We've seen cases were customers switching from RHEL7 to RHEL8 see a
significant increase in the memory footprint for the same workloads.

Through our investigations we found that a large contributing factor to
the increase in RSS was an increase in THP usage.

For workloads like MySQL, or when using allocators like jemalloc, it is
often recommended to set /transparent_hugepages/enabled=never. This is
in part due to performance degradations and increased memory waste.

This series introduces enabled=defer, this setting acts as a middle
ground between always and madvise. If the mapping is MADV_HUGEPAGE, the
page fault handler will act normally, making a hugepage if possible. If
the allocation is not MADV_HUGEPAGE, then the page fault handler will
default to the base size allocation. The caveat is that khugepaged can
still operate on pages thats not MADV_HUGEPAGE.

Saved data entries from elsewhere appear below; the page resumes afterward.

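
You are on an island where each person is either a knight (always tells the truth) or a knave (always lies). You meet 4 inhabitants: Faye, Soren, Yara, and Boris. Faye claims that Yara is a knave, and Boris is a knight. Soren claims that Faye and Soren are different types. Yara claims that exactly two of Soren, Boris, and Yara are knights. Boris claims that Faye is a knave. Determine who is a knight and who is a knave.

Faye is a knave, Soren is a knave, Yara is a knight, and Boris is a knight.

Faye is a knave, and the claim "Yara is a knave, and Boris is a knight" is indeed False.
Since Soren is a knave, "Faye and Soren are different types" needs to be False, which holds.
Since Yara is a knight, "exactly two of Soren, Boris, and Yara are knights" needs to be True, which holds.
Boris is a knight, so "Faye is a knave" must be True — and it is.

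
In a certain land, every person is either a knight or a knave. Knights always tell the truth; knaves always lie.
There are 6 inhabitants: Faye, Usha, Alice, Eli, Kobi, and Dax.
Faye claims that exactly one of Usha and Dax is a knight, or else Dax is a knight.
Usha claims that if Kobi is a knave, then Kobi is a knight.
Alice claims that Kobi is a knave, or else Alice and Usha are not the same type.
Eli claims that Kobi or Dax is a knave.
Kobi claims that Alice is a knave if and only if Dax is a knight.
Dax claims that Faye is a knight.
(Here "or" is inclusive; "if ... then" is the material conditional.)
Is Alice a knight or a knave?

Alice is a knight.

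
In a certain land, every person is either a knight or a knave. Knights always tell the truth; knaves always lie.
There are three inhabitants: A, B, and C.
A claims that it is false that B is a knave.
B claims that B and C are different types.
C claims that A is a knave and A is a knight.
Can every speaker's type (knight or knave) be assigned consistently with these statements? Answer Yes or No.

Yes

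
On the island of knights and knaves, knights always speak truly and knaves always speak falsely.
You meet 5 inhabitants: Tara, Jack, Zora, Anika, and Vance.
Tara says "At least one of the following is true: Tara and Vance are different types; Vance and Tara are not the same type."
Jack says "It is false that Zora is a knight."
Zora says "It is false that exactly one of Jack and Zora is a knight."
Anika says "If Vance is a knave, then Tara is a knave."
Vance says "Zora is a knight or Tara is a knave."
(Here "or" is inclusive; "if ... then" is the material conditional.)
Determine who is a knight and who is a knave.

Knights: Tara and Jack. Knaves: Zora, Anika, and Vance.

Tara is a knight, and the claim "at least one of the following is true: Tara and Vance are different types; Vance and Tara are not the same type" is indeed True.
Jack is a knight, so "it is false that Zora is a knight" must be True — and it is.
Zora is a knave, so "it is false that exactly one of Jack and Zora is a knight" must be False — and it is.
Anika is a knave; "if Vance is a knave, then Tara is a knave" is False, as required.
Vance (knave): "Zora is a knight or Tara is a knave" — False. ✓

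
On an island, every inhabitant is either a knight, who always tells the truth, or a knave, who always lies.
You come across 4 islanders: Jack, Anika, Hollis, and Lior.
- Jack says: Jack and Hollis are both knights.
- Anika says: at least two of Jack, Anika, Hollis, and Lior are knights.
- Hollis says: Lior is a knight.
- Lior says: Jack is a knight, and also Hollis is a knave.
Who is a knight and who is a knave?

Jack is a knave, Anika is a knave, Hollis is a knave, and Lior is a knave.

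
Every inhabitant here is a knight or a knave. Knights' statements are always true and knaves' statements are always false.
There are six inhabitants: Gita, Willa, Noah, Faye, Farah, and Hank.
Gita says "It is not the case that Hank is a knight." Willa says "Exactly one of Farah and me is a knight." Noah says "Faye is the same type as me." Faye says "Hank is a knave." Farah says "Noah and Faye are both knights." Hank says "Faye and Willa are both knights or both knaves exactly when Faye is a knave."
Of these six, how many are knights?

The unique consistent assignment is Gita=knight, Willa=knight, Noah=knave, Faye=knight, Farah=knave, Hank=knave.
That has 3 knights.

3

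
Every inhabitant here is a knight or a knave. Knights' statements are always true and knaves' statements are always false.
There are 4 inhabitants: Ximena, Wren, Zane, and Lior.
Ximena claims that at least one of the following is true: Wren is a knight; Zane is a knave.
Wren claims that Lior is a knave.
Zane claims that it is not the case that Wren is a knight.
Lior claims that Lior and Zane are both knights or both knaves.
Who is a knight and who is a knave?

Ximena is a knave, Wren is a knave, Zane is a knight, and Lior is a knight.

Suppose Ximena is a knight. Then Ximena's statement "at least one of the following is true: Wren is a knight; Zane is a knave" would have to be true. Checking the 8 ways to assign the others, none is consistent with every speaker.
(For instance, with Wren=knave, Zane=knight, Lior=knight, Ximena's claim "at least one of the following is true: Wren is a knight; Zane is a knave" comes out false where it would need to be true.)
So Ximena must be a knave, making "at least one of the following is true: Wren is a knight; Zane is a knave" false. Taking Ximena=knave, Wren=knave, Zane=knight, Lior=knight, each remaining statement checks out:
  Wren (knave): "Lior is a knave" — false. ✓
  Zane (knight): "it is not the case that Wren is a knight" — true. ✓
  Lior (knight): "Lior and Zane are both knights or both knaves" — true. ✓
This is the unique consistent assignment.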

This allows for two things... one, applications specifically designed to
use hugepages will get them, and two, applications that don't use
hugepages can still benefit from them without aggressively inserting
THPs at every possible chance. This curbs the memory waste, and defers
the use of hugepages to khugepaged. Khugepaged can then scan the memory
for eligible collapsing.

Admins may want to lower max_ptes_none, if not, khugepaged may
aggressively collapse single allocations into hugepages.

RFC note
==========
Im not sure if im missing anything related to the mTHP
changes. I think now that we have hugepage_pmd_enabled in
commit 00f58104202c ("mm: fix khugepaged activation policy") everything
should work as expected.

Nico Pache (2):
mm: defer THP insertion to khugepaged
mm: document transparent_hugepage=defer usage

Documentation/admin-guide/mm/transhuge.rst | 18 ++++++++++---
include/linux/huge_mm.h | 15 +++++++++--
mm/huge_memory.c | 31 +++++++++++++++++++---
3 files changed, 55 insertions(+), 9 deletions(-)

Cc: Andrew Morton <akpm@xxxxxxxxxxxxxxxxxxxx>
Cc: David Hildenbrand <david@xxxxxxxxxx>
Cc: Matthew Wilcox <willy@xxxxxxxxxxxxx>
Cc: Barry Song <baohua@xxxxxxxxxx>
Cc: Ryan Roberts <ryan.roberts@xxxxxxx>
Cc: Baolin Wang <baolin.wang@xxxxxxxxxxxxxxxxx>
Cc: Lance Yang <ioworker0@xxxxxxxxx>
Cc: Peter Xu <peterx@xxxxxxxxxx>
Cc: Zi Yan <ziy@xxxxxxxxxx>
Cc: Rafael Aquini <aquini@xxxxxxxxxx>
Cc: Andrea Arcangeli <aarcange@xxxxxxxxxx>
Cc: Jonathan Corbet <corbet@xxxxxxx>
--
2.45.2